Justin Trudeau and his national resources minister have been sugar-coating their just transition plan, making it sound like an easy and painless economic transformation that will simply waltz away from oil and gas towards alternatives such as wind and solar.
Many Albertans have remained highly suspicious, but few could say they saw it coming when a government document revealed the actual scope of change Trudeau intends to impose on Canadians.
These uncovered department speaking notes for the minister of natural resources acknowledge there will be “significant labour market disruptions” in nearly all sectors — about 2.7 million workers, almost 14 per cent of Canada’s entire workforce in all parts of the country, will have their jobs disrupted.
The memo goes on to recognize that the impact will be particularly heavy in oil-and-gas provinces, especially Alberta and Newfoundland, and the hit of “large-scale transformation” will even extend to agriculture, another major sector in Alberta and Saskatchewan. Transforming oil workers into janitors might be an overstatement of the prime minister’s intention, but it will nevertheless be naive to believe that this change wouldn’t doom a major segment of Canada’s workforce to a dramatic, or even permanent, transition for the worse.
No wonder the federal government has been working so hard to keep Canadians in the dark on what they are actually planning and on how many workers and families they are ready to sacrifice in the thick of the current inflation crisis. My office has received an incredible number of emails and phone calls from Edmontonians over the last year voicing intense objection to the rushed and haphazard approach the government is taking.
Just transition consultations have been so insufficient, it makes one wonder if the government is really interested in any feedback. For example, many Indigenous communities who have benefited and want to benefit further from Canada’s oil and gas industries were ignored and shut out.
Oil and gas sectors employ more First Nations people than any other industry in Canada. However, while Indigenous communities are looking to make important ownership investments in oil and gas and green technology, the government is prematurely and arbitrarily deciding they want to phase out and wipe this industry off the map.
If Canada stops providing oil and gas, many countries, including Canada itself, will need to procure energy from Russia, the Middle East or Venezuela. What contribution would we be making to the worldwide carbon-reducing mission? Are we literally saying we don’t care how dirty imported oil and gas is as long as it is not produced here? What message would that send on how much Canada values countries’ human rights records?
Just transition initiatives will only move Canadian jobs to become more dependent on foreign entities directing Canadian subsidiaries. This is not progress.

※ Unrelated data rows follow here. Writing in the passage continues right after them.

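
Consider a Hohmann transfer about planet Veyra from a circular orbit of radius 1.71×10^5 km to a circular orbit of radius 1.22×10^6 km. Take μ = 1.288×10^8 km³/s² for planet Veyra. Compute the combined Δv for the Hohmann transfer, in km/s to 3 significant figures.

Δv = 14.1 km/s

Semi-major axis of the transfer orbit: a_t = (1.710×10^5 + 1.220×10^6)/2 = 6.955×10^5 km.
Circular speed at r₁: v₁ = √(μ/r₁) = √(1.288×10^8/1.710×10^5) = 27.445 km/s.
Transfer-orbit speed at r₁ (v² = μ(2/r − 1/a)): v_p = √[μ(2/r₁ − 1/a_t)] = 36.349 km/s.
First burn Δv₁ = |v_p − v₁| = 8.904 km/s.
Circular speed at r₂: v₂ = √(μ/r₂) = 10.275 km/s.
Transfer-orbit speed at r₂: v_a = √[μ(2/r₂ − 1/a_t)] = 5.0948 km/s.
Second burn Δv₂ = |v₂ − v_a| = 5.180 km/s.
Δv = Δv₁ + Δv₂ = 8.904 + 5.180 = 14.08 km/s.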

We have all seen how European countries’ heavy dependence on Russian oil and gas has backfired. More importantly, the just transition has unjustly ignored the fact our energy industry is at the start of an energy transformation. Transition is already occurring in our natural resource industries through advanced technology and economic efficiencies.
Our energy sector is leading the world in environmental performance and has shown the best outcomes in reducing its environmental footprint, including greenhouse gas emissions. We have every reason to believe that, if the federal government does not overreach to prevent it, market forces will drive Canada’s oil and gas companies to pioneer technologies that aim to extract fossil fuels carbon-free and then recycle or sequester the carbon that results when the fuels are used.
Development and export of world-leading environmental technologies should be our focus. Our energy industry also contributes over $100 billion annually to Canada’s balance of trade and pays approximately $30 billion (net) annually to governments across Canada to fund various social outcomes. Our energy sector has been priming the pump for our economy and social welfare. Any party elected should be supporting, not kneecapping, it.
Our land is blessed with natural advantages we need to humbly and gratefully build upon. Our policies should allow our energy industry to continue its innovations and world-leading environmental outcomes. As the world is now pivoting to burning more high-carbon coal, Canada’s competitive advantage in clean gas and in the technologies to develop, compress it, and sell it to a world that wants to buy it should be seized upon.
It’s time for the federal government to transition away from its own political agenda and prioritize Canadian economy, families, and international responsibilities.
Matt Jeneroux is MP for Edmonton Riverbend and shadow minister for Supply Chains.